Adaptation is a physical or behavioral alteration provoked by external stresses that become written, historically, into those new forms or habits. There is a manifest link between Melinda’s adult interests and her childhood adaptations. There is history written into her love of books, tattoos, and being a pastry chef. The calmed response to endless readings of American Psycho is the most recent among a lineage of soothing reads originally done behind a locked bedroom door. The empowering endorphin rush of the tattoo needle is an evolutionary descendant of all those fear-inducing hospital needles and a creative mind that playfully drew patterns on skin while attending a strict Catholic school. And the decision to become a pastry chef is interwoven with childhood joys shared with a loving aunt whose last deed was to ensure that Melinda pursued her dreams. She did not hide from past traumas, because you can’t hide from history. Melinda adapted instead, morphing childhood coping mechanisms into positive adult pursuits. I ask her the biggest lesson she took away from it all.

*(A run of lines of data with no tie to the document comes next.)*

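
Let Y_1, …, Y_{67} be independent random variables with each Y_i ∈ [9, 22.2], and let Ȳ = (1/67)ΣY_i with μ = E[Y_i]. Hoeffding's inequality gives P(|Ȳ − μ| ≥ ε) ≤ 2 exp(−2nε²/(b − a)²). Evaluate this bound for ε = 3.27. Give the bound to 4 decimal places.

Exponent: 2nε²/(b − a)² = 2·67·3.27² / 13.2² = 8.22342.
Bound = 2·exp(−8.22342) = 0.00054.

0.0005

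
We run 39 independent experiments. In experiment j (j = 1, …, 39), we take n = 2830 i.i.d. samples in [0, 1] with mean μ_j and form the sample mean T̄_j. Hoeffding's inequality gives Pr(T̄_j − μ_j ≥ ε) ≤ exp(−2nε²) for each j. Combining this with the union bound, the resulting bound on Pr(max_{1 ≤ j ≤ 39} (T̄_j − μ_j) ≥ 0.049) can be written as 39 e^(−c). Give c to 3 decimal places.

13.590

Union bound over the 39 events: Pr(max_{1 ≤ j ≤ 39} (T̄_j − μ_j) ≥ 0.049) ≤ 39·exp(−2nε²) = 39 exp(−2·2830·0.049²).
So c = 2·2830·0.049² = 13.5897.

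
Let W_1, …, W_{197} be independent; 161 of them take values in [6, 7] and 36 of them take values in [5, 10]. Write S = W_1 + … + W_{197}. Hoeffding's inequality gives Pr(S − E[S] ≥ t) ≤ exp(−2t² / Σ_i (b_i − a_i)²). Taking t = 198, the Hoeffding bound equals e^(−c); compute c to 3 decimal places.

Σ(b_i − a_i)² = 161·1² + 36·5² = 1061.
c = 2t² / 1061 = 2·198² / 1061 = 73.9001.

73.900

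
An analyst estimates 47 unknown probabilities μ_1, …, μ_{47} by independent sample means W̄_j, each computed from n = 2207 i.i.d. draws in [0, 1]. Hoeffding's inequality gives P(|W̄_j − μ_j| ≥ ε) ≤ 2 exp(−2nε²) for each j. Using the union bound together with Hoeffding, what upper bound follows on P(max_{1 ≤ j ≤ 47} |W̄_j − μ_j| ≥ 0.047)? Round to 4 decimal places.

0.0055

Per-experiment Hoeffding bound: 2·exp(−2·2207·0.047²) = 2·exp(−9.75053) = 0.00011653.
Union bound over 47 events: 47·0.00011653 = 0.00548.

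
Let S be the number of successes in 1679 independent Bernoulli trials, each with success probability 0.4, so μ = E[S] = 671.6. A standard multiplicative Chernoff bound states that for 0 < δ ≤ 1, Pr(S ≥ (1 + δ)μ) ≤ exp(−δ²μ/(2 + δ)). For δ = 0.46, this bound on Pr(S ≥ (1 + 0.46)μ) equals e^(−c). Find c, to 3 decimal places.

57.769

c = δ²μ/(2 + δ) = 0.46²·671.6/(2 + 0.46) = 57.7685.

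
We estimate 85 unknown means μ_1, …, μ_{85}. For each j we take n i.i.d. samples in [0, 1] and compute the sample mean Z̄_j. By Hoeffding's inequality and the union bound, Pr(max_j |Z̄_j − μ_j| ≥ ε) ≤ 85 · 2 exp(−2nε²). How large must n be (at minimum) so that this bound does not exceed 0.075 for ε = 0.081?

Need 2·85·exp(−2nε²) ≤ 0.075, i.e. exp(−2nε²) ≤ 0.075/170.
So 2nε² ≥ ln(170/0.075) = 7.726066.
Hence n ≥ 7.726066/(2·0.081²) = 588.787.
The smallest integer n is 589.

589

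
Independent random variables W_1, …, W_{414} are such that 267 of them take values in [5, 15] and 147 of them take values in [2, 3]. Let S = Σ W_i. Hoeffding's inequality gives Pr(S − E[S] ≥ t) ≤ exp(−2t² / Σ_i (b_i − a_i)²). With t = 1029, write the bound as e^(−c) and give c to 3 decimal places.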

“I think embracing the anxiety, embracing the creativity, embracing yourself naturally and not fighting it, is so important. Not trying to make other people into something else either; not trying to make yourself into anyone else; not trying to change situations into things that they aren’t. If you’re struggling, learn how to incorporate it into your life. There are certain struggles that are worthwhile, certainly. But your flaws should not be a part of that.”

It’s like accepting the reality and then moving from there. And if there are legitimate things that you need to move through, denying it or rebelling against it is not necessarily the most effective way.

“Yeah, yeah… Yes! That’s what I mean.”

And not necessarily beating yourself up over the fact that there are certain things about your reality that the greater world doesn’t understand and that maybe aren’t even problematic.

Photo by Chris Keohane

“Right. Because my mom says to me all the time when my anxiety does get really bad and when I worry about, ‘Is there something else I should be doing with my life?’ she’s really good at getting me to focus. She just says, ‘You dealt with illness, you dealt with addiction, you dealt with sexual trauma, you dealt with losing someone that was very very close to you, and you are okay. You are more than okay.’ She’s like, ‘You are a success story. There are so many different directions that you could have gone. You could have given in to all of this. You could be homeless, you could be addicted to drugs… There are just so many things that you could have done but you prevailed over all of it.’ And I know that even if I had been any of those things, it doesn’t have to end that way. It would just be another struggle or two of three to overcome and write into my story.”

“I think suffer and endure applies to that too. Bad things are always going to happen. Hopefully you can learn from them and learn how to turn them into positives. Too many people expect that they will hit this peak where they’re happy and it will just be a plateau. ‘Alright, this is how the rest of life goes. I’m just happy, happy, happy.’ People expect this constant stream of it. There are so many people who are like, ‘What do I need to do to be happy? What needs to happen in my life to be happy? What are the steps that I take to be happy?’ There’s no flat line of happiness. And that’s okay.”

And because of that perception of life the social norms that are imposed are, ‘You’re not aligned with this supposed happiness. What do you have to tweak in yourself to get to that happy line?’

“Yeah, but that’s just not true. And, I have become happier since accepting that. It’s backwards.”

Meaning that it works the other way around. Facing up to life’s difficulties is the happier, more rewarding approach. You must go through, because you can’t go around. Suffer and endure.